Plus massif encore que le plan de relance français de 100 milliards d'euros. Le géant sud-coréen Samsung, connu notamment pour ses téléviseurs, smartphones et ses puces électroniques, a annoncé mardi 24 août un plan d'investissement d'une ampleur historique : 205 milliards de dollars -environ 175 milliards d'euros- d'ici à 2023. Son objectif affiché : "renforcer sa position globale dans des secteurs industriels clefs tout en étant le fer de lance de l'innovation dans de nouveaux domaines", d'après le communiqué du groupe.
Rester dans la course mondiale dans les semi-conducteurs
Traduction : Samsung veut conforter sa position dans le secteur hautement stratégique des semi-conducteurs, déjà la spécialité de son vaisseau amiral Samsung Electronics, et se positionner sur des marchés stratégiques déjà attaqués par les géants du Net américains et chinois, notamment l'intelligence artificielle et la robotique.
Dans le domaine des semi-conducteurs, la société affirme qu'elle souhaite améliorer les technologies de pointe pour faire face à la "demande de long-terme plutôt qu'aux changements à court terme". Et pour cause : malgré la pénurie mondiale qui commence à paralyser certains secteurs comme l'automobile, le marché des semi-conducteurs est en forte croissance -il pèsera 429 milliards d'euros en 2021 contre 381 milliards d'euros en 2020 d'après une étude du cabinet IDC.
Surtout, ce marché est largement dominé par le taïwanais TSMC, qui pèse 28% du marché à lui seul en 2020, contre 10% pour Samsung d'après une étude du cabinet Counterpoints Research.
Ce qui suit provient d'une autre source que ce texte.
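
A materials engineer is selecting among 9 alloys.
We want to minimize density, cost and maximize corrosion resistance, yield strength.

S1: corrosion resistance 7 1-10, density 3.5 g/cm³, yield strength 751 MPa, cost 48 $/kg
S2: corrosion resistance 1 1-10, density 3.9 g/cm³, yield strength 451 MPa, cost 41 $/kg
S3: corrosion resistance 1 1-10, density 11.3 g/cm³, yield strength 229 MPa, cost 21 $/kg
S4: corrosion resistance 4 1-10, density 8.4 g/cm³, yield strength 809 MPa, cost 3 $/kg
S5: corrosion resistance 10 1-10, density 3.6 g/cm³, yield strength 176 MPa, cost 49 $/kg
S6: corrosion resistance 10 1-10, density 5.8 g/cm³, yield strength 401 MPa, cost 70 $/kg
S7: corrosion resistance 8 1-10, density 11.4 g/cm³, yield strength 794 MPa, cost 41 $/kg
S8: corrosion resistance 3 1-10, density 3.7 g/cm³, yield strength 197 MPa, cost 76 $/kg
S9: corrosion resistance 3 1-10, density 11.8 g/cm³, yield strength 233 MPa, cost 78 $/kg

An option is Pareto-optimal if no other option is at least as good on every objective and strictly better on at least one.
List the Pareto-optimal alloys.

S1, S2, S4, S5, S6, S7

S1: not dominated (best density).
S2: not dominated.
S3: dominated by S4 (corrosion resistance 4≥1, density 8.4≤11.3, yield strength 809≥229, cost 3≤21).
S4: not dominated (best yield strength).
S5: not dominated.
S6: not dominated.
S7: not dominated.
S8: dominated by S1 (corrosion resistance 7≥3, density 3.5≤3.7, yield strength 751≥197, cost 48≤76).
S9: dominated by S1 (corrosion resistance 7≥3, density 3.5≤11.8, yield strength 751≥233, cost 48≤78).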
Or, le champion de Taipei a annoncé en avril dernier un plan d'investissement colossal de 85 milliards d'euros en trois ans dans ses usines pour enfoncer le clou de sa domination mondiale. Et ce n'est pas le seul à avoir les yeux plus gros que le ventre : l'Américain Intel compte lui aussi investir 17 milliards d'euros pour construire des usines de semi-conducteurs aux Etats-Unis. Il prévoit aussi racheter, pour un montant qui pourrait atteindre 30 milliards d'euros, l'un des autres fondeurs de puces majeurs, l'américain GlobalFoundries. De quoi rebattre les cartes du marché et distancer Samsung, ce qui a poussé le géant sud-coréen à réagir.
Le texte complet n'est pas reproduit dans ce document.